= Charles Stewart Addis =

Scottish banker (1861–1945)

Sir Charles Stewart Addis KCMG (23 November 1861 – 14 December 1945) was a Scottish banker.

==Early life==
Addis was born on 23 November 1861 in Edinburgh, Scotland. He was the son of Robina Scott ( Thorburn) Addis and the Rev. Thomas Addis, a minister of the Free Church of Scotland.

He was educated at the Edinburgh Academy.

==Career==
Between 1876 and 1880, Addis worked for Peter Dowie and Co., Grain Importers of Leith. Beginning in 1880, he worked with the Hongkong and Shanghai Banking Corporation and continued with them until his retirement in 1933. In 1883 he was posted to Singapore, then to the HSBC head office in Hong Kong. He was director of the Bank of England between 1918 and 1932.

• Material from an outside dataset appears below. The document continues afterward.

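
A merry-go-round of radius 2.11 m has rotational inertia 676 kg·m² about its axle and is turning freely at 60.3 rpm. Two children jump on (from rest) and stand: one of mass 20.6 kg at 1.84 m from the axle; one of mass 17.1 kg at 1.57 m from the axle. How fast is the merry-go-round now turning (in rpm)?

ω_f ≈ 51.7 rpm

The added mass arrives with no angular momentum about the axle, and any external torque about the axle is negligible, so the system's angular momentum is conserved.
Added inertia Σmr² = (20.6)(1.84)² + (17.1)(1.57)² = 111.9 kg·m²; I_f = 676.0 + 111.9 = 787.9 kg·m².
ω_f = I_p ω_i / I_f = (676.0)(60.3) / 787.9 = 51.74 rpm.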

He was appointed Knight Bachelor in 1913 and Knight Commander of the Order of St Michael and St George in 1921. He was also awarded the honorary degree of Doctor of Law.

==Personal life==
On 6 June 1894, Addis married Elizabeth Jane "Eba" McIsaac at Ardrossan, Ayrshire. Elizabeth was a daughter of James McIsaac and Elizabeth ( Watson) McIsaac. They lived at Woodside, Frant, Sussex. Together, they were the parents of thirteen children, including:

- Thomas Addis (1895–1952), High Court judge and who married Constance Louise Wallis, daughter of Arthur Henry Cumberbatch Wallis, in 1937.
- Elizabeth Addis (1897–1980), who married Sir Dallas Bernard, 1st Baronet in 1922.
- Charles Thorburn Addis (1898–1962), who married Pamela Poland, daughter of Rear Admiral Arthur Allan Poland.
- Robina Scott Addis (1900–1986), who was one of the earliest professional psychiatric social workers in Britain.
- Sir William Addis (1901–1978), the Governor of Seychelles who married Rosemary Gardner, daughter of Rev. Richard Titley Gardner.
- Susan Addis (1903–1987), who married Sir Percy Lawrence, 2nd Baronet in 1925.
- George Herbert Addis (1904–1936), who died unmarried.
- Henrietta Mary Addis (1906–1987), who married Edmund Booth, son of Sir Alfred Allen Booth, 1st Baronet.
- Margaret Kathleen Addis (1908–2006), who married Lt.-Col. Hon. Alexander Campbell Geddes, son of Auckland Geddes, 1st Baron Geddes in 1934.
- Jean Alison Addis (1910–2000), who married George Henry Pownall, son of George Emerson Pownall, in 1940.
- Rachel Forrester Addis (1912–2002), who married John Frederick Cornes, son of Julian Cornes, in 1937.
- Sir John Mansfield Addis (1914–1983), who was a diplomat and died unmarried.
- Richard Graham Addis (1916–1944), who married Gillian Dearmer, daughter of Rev. Percy Dearmer, in 1941 and was killed in action, at the age of 27, on the destroyer H.M.S. Laforey, off Anzio.

Addis died on 14 December 1945. Lady Addis died on 17 April 1952.